Uri Savir (אורי סביר; 7 January 1953 – 14 May 2022) was an Israeli diplomat and politician. He was Israel's chief negotiator for the Oslo Accords and served as a Member of Knesset (MK) from 1999 to 2001.

==Early life==
Savir was born in Jerusalem on 7 January 1953. His father, Leo, co-founded the Israeli Foreign Service. Savir studied at the Hebrew University of Jerusalem, graduating with a Bachelor of Arts in international relations.

==Career==
Savir first worked at the Ministry of Foreign Affairs as an information officer at the Israeli embassy in Canada, before acting as a press officer at the consulate in New York City. He became the communications advisor of Shimon Peres in 1984, as well as one of his senior advisers. In that capacity, Savir participated in Peres' ground-breaking visit to Morocco in July 1986. Savir was subsequently appointed consul-general in New York in 1988, serving in that role for four years.

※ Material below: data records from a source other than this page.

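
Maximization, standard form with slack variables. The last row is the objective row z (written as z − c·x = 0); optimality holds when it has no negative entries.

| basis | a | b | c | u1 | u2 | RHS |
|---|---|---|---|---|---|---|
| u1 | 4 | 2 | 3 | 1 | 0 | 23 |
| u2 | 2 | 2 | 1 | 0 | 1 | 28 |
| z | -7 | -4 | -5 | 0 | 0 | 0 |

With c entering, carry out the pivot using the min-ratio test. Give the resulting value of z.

Ratio test on column c — row 1: 23/3 = 23/3; row 2: 28/1 = 28. Minimum is 23/3 at row 1 (u1 leaves); pivot element 3.
Pivot on row 1; the z-row RHS becomes 0 − (-5)·(23/3) = 115/3.

115/3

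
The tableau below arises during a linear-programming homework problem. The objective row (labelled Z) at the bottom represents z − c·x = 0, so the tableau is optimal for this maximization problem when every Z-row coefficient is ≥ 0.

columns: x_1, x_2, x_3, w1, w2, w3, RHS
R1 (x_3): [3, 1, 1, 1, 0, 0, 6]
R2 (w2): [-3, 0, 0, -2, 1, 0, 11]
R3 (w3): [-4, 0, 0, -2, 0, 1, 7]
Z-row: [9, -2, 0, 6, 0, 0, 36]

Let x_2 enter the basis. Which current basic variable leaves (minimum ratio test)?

x_3

Column x_2 entries and ratios — x_3: 6/1 = 6; w2: 0 ≤ 0, skip; w3: 0 ≤ 0, skip.
Smallest ratio is 6 in the row of x_3, so x_3 leaves.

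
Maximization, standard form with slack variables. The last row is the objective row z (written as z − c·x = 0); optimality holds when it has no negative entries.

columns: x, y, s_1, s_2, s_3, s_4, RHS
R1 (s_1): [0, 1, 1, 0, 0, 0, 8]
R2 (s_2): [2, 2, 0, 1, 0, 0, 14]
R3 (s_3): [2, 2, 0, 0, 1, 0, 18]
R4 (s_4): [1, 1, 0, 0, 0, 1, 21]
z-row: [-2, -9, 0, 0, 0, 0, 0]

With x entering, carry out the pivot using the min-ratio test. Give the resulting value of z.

14

Ratio test on column x — row 1: entry 0 ≤ 0; row 2: 14/2 = 7; row 3: 18/2 = 9; row 4: 21/1 = 21. Minimum is 7 at row 2 (s_2 leaves); pivot element 2.
Pivot on row 2; the z-row RHS becomes 0 − (-2)·7 = 14.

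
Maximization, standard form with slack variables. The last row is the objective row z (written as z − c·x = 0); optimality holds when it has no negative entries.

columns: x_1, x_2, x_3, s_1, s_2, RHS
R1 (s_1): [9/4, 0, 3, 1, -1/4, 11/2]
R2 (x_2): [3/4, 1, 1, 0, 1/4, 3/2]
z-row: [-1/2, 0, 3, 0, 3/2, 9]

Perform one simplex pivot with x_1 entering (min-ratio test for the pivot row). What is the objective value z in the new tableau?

Ratio test on column x_1 — row 1: (11/2)/(9/4) = 22/9; row 2: (3/2)/(3/4) = 2. Minimum is 2 at row 2 (x_2 leaves); pivot element 3/4.
Pivot on row 2; the z-row RHS becomes 9 − (-1/2)·2 = 10.

10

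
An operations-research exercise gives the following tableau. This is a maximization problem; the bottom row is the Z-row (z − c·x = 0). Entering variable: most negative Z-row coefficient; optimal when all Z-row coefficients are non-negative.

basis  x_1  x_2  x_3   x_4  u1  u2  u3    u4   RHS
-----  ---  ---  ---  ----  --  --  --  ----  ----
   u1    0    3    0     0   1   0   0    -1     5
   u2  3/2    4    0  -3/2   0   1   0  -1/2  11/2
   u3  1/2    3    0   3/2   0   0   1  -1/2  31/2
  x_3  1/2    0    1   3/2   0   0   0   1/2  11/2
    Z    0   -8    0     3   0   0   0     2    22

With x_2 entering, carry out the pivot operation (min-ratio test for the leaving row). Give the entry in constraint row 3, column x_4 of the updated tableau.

21/8

Ratio test on column x_2 — row 1: 5/3 = 5/3; row 2: (11/2)/4 = 11/8; row 3: (31/2)/3 = 31/6; row 4: entry 0 ≤ 0. Minimum is 11/8 at row 2 (u2 leaves); pivot element 4.
Divide row 2 by 4; eliminate column x_2 from the other rows.
Row 3 update in column x_4: 3/2 − 3·(-3/8) = 21/8.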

Savir was named director-general of the Foreign Ministry in May 1993 by Peres, who was foreign minister in the second Rabin cabinet. He remained in that position until June 1996. During his tenure, he was the chief negotiator for the Oslo Accords. His experience became the basis for his book The Process: 1,100 Days that Changed the Middle East, published in 1998. He was also a member of the Israeli delegation for negotiations with Jordan that resulted in the Israel–Jordan peace treaty in 1994, as well as head of the delegation for talks with Syria from 1995 to 1996.

In the 1999 elections, Savir was elected to the Knesset on the Centre Party list. He and two other MKs left the Centre Party on 6 March 2001 to form the New Way faction. Three weeks later on 28 March, he resigned from the Knesset, and was replaced by David Magen, who represented the Centre Party. During Savir's time in the Knesset he served on a number of committees, including the Foreign Affairs and Defense Committee.

Savir established the Glocal Forum, a non-profit organization involved in international relations. He also co-founded the Peres Center for Peace in 1996 and served as its director-general until 1999. He later established the Facebook group titled "YaLa-Young Leaders", a peace movement for Middle Eastern and North African youths to foster dialogue and change with Israeli peers. It had more than 800,000 followers at the time of his death.

==Personal life==
Savir was married to Aliza until his death. Together, they had one daughter, Maya Savir.

Savir died on 14 May 2022, at the age of 69. The cause of death was not disclosed.